The final orchestration logic in RAGOrchestrator.cs ties everything together.

// Services/RAGOrchestrator.cs
public class RAGOrchestrator
{
    private readonly EmbeddingService _embeddingService;
    private readonly VectorSearchServiceIVF _searchService; // The improved service
    private readonly ILogger<RAGOrchestrator> _logger;

    public RAGOrchestrator(EmbeddingService embeddingService, VectorSearchServiceIVF searchService, ILogger<RAGOrchestrator> logger)
    {
        _embeddingService = embeddingService;
        _searchService = searchService;
        _logger = logger;
    }

    public async Task<string> GenerateResponseAsync(string query)
    {
        _logger.LogInformation("Generating RAG response for query: {Query}", query);

        // 1. Embed the query
        var queryVector = _embeddingService.GenerateEmbedding(query);

        // 2. Search for relevant context
        var searchResults = await _searchService.FindSimilarAsync(queryVector, topK: 5);

        // In a real system, you'd fetch the content for these chunk IDs.
        var context = string.Join("\n---\n", searchResults.Select(r => r.Content));

        // 3. Build the prompt for a generative model
        var prompt = $@"
            Context:
            {context}

            Question: {query}

            Answer based only on the context provided:
        ";

        _logger.LogInformation("Generated prompt for LLM.");

        // 4. Send to a generative LLM and return the response
        // For this example, we'll just return the generated prompt.
        return prompt;
    }
}

The solution, while architecturally more complex than just using an off-the-shelf vector DB, successfully met the project’s constraints.

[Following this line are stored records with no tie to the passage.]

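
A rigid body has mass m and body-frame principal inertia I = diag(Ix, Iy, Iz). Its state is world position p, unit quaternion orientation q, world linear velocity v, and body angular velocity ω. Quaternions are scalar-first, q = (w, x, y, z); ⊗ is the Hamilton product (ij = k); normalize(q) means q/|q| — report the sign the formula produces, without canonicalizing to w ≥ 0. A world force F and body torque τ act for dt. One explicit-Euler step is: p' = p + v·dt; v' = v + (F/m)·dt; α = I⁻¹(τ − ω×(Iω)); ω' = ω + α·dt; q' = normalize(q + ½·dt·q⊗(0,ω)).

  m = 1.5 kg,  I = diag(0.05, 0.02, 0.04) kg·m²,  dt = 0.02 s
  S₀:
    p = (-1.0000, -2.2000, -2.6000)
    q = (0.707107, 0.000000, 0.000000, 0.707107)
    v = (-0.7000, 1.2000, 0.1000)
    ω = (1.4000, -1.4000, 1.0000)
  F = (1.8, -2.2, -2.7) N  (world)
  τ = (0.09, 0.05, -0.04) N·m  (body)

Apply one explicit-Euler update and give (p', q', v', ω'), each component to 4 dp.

p' = (-1.0140, -2.1760, -2.5980)
q' = (0.6999, 0.0198, 0.0000, 0.7140)
v' = (-0.6760, 1.1707, 0.0640)
ω' = (1.4472, -1.3640, 0.9506)

precession coupling ω×(Iω) = (-0.0280, 0.0140, 0.0588)
angular accel α = (2.3600, 1.8000, -2.4700)
ω + α·dt = (1.4472, -1.3640, 0.9506)
Hamilton product q⊗(0,ω) = (-0.7071070, 1.9798996, 0.0000000, 0.7071070)
q + ½dt·q⊗(0,ω), renormalized = (0.6999, 0.0198, 0.0000, 0.7140)
p' = p + v·dt = (-1.0140, -2.1760, -2.5980)
v' = v + a·dt = (-0.6760, 1.1707, 0.0640)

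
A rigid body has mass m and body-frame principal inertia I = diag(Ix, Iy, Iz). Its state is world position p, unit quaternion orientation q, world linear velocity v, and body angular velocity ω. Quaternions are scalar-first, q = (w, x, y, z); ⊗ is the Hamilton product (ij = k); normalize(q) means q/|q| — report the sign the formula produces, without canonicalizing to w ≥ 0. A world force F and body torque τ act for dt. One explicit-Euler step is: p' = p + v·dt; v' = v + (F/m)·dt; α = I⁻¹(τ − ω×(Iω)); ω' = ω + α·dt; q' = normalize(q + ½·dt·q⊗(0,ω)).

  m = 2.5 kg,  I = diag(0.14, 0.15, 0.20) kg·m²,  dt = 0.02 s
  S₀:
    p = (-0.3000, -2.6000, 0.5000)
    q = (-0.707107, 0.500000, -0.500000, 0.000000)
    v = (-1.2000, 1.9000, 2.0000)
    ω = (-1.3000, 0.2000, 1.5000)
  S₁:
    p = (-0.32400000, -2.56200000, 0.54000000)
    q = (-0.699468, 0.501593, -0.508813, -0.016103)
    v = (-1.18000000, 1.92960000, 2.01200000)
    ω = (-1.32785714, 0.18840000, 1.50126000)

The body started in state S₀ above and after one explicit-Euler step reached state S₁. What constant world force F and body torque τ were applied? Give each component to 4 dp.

F = (2.5000, 3.7000, 1.5000)
τ = (-0.1800, 0.0300, 0.0100)

ω₁ − ω₀ = (-0.02785714, -0.01160000, 0.00126000)
applied torque τ = (-0.1800, 0.0300, 0.0100)
v₁ − v₀ = (0.02000000, 0.02960000, 0.01200000)
m·(v₁−v₀)/dt = (2.5000, 3.7000, 1.5000)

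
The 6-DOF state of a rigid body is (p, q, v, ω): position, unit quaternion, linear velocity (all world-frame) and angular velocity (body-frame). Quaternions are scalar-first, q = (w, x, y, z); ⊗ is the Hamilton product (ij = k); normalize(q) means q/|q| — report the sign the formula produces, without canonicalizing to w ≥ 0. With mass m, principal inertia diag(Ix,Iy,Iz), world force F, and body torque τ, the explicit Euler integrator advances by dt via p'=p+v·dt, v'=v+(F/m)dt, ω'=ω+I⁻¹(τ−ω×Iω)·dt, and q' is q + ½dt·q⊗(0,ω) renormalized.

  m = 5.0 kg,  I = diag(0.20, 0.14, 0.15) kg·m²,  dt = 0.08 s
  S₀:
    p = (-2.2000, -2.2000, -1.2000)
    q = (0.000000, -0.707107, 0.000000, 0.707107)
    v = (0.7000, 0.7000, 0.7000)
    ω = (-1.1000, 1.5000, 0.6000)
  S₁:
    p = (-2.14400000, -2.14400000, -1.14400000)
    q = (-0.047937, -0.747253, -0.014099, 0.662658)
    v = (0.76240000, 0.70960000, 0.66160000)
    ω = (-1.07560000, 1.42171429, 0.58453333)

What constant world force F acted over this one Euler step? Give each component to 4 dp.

F = (3.9000, 0.6000, -2.4000)

Δv = v₁−v₀ = (0.06240000, 0.00960000, -0.03840000)
m·(v₁−v₀)/dt = (3.9000, 0.6000, -2.4000)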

It demonstrates a key principle of software architecture: the “best” solution is often not the most technologically pure, but the one that delivers the required functionality within the given operational, financial, and political boundaries.

The limitations of this approach are clear. The IVF index quality is highly dependent on the initial K-Means clustering, which must be periodically re-run as the data distribution changes. It offers a trade-off between recall and speed (controlled by n_probe) but lacks the more sophisticated graph-based traversal of modern ANN algorithms like HNSW. Scaling this beyond a single, powerful MariaDB instance would require sharding logic managed at the application layer, which is a significant undertaking. This solution is a pragmatic patch, not a silver bullet, and its applicability is confined to medium-scale use cases where the cost of introducing a new database technology is prohibitive.